Erika Baker may have surprised attendees at #movethedial this week when, during her closing keynote speech, she said she wasn’t going to talk about diversity and inclusion.
After all, this was an event designed to help more women achieve leadership positions in tech companies. Baker, the senior engineering manager at Patreon, is well-known as a diversity and inclusion advocate. Why else was she there? Baker said she wanted to talk about “changing the world” instead — and rattled off at least half a dozen examples of technology firms who had, at one point or other, suggested changing the world for the better was at the core of their corporate mission.
“The good news is, we did it — Yay us!” Baker said, noting advancements in online shopping, communication, transportation and more. In terms of mentoring, championing and sponsoring women at work, however, she argued not enough change has happened. In other words, most companies still have room to grow in that regard.
When you look at diversity and inclusion as a growth area rather than some form of corporate social responsibility, it changes its urgency. The same is true when we look at other growth metrics beyond typical bottom-line key performance indicators (KPIs) such as revenue and customer retention. We’ve now reached the time of year when many firms are close to wrapping up their fiscal year or have already begun the next one. It’s a moment when goals around growth are very much top of mind. But as Baker suggested in her rather disguised diversity and inclusion speech, are the right growth goals top of mind?

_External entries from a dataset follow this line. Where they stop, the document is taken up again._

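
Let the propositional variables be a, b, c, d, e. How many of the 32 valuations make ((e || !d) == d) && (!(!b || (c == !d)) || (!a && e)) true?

Initial set: {(((e || !d) == d) && (!(!b || (c == !d)) || (!a && e)))}.
(((e || !d) == d) && (!(!b || (c == !d)) || (!a && e))): α-rule — add ((e || !d) == d), (!(!b || (c == !d)) || (!a && e)).
((e || !d) == d): β-rule — branch into (e || !d), d  //  !(e || !d), !d.
  branch 1 (add (e || !d), d):
    (!(!b || (c == !d)) || (!a && e)): β-rule — branch into !(!b || (c == !d))  //  (!a && e).
      branch 1.1 (add !(!b || (c == !d))):
        !(!b || (c == !d)): α-rule — add !!b, !(c == !d).
        (e || !d): β-rule — branch into e  //  !d.
          branch 1.1.1 (add e):
            !(c == !d): β-rule — branch into c, !!d  //  !c, !d.
              branch 1.1.1.1 (add c, !!d):
                ○ open, literals {b=1, c=1, d=1, e=1}.
              branch 1.1.1.2 (add !c, !d):
                × closes — contains both d and !d.
          branch 1.1.2 (add !d):
            × closes — contains both d and !d.
      branch 1.2 (add (!a && e)):
        (!a && e): α-rule — add !a, e.
        (e || !d): β-rule — branch into e  //  !d.
          branch 1.2.1 (add e):
            ○ open, literals {a=0, d=1, e=1}.
          branch 1.2.2 (add !d):
            × closes — contains both d and !d.
  branch 2 (add !(e || !d), !d):
    !(e || !d): α-rule — add !e, !!d.
    × closes — contains both d and !d.
4 branches closed, 2 open.
Each open branch fixes some atoms; the unmentioned ones are free. Counting distinct full assignments: branch {b=1, c=1, d=1, e=1} (a) contributes 2 new; branch {a=0, d=1, e=1} (b, c) contributes 3 new. Total: 5.

5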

Besides better representation across the workforce, I’ve started to hear many firms talk about using innovation as a growth metric. This may strike some as rather dubious, since innovation itself can be difficult to define. But if you look at the number of patents or trademarks filed, new products introduced, or even new processes that helped drive new revenue or reduce costs, innovation and growth obviously go hand-in-hand.
Among entrepreneurs, meanwhile, I’m noticing that describing yourself as a startup is far less a badge of honour than using the word “scaleup.” Depending on who you talk to, scaleup can be shorthand for “We’ve grown large enough that we’re less of a risk to do business with,” to “We’ve grown without having to add a lot of staff or move into a big fancy office that your investment with us basically pays for.” I suspect scaleability beyond just IT infrastructure will become a similarly attractive way for large enterprises to articulate their growth over the next year.
There are many other ways you can look at growth: a rise in employee engagement, the reach a company enjoys through myriad digital touchpoints, or even a shift away from legacy business models to new sources of revenue. I want to look at more of these variables over the course of November as part of what I’m calling ‘The Growth Issue’ on B2BNN.
In the meantime, let me suggest this: that all B2B firms attempt to better correlate the relationship between the “softer” metrics I’ve described above and their bottom line numbers. How can growth be measured more holistically, in a way that demonstrates not just managerial savvy but true leadership on a sectoral or even societal level? That’s my challenge to this audience. You can ignore it, or you can grow with it.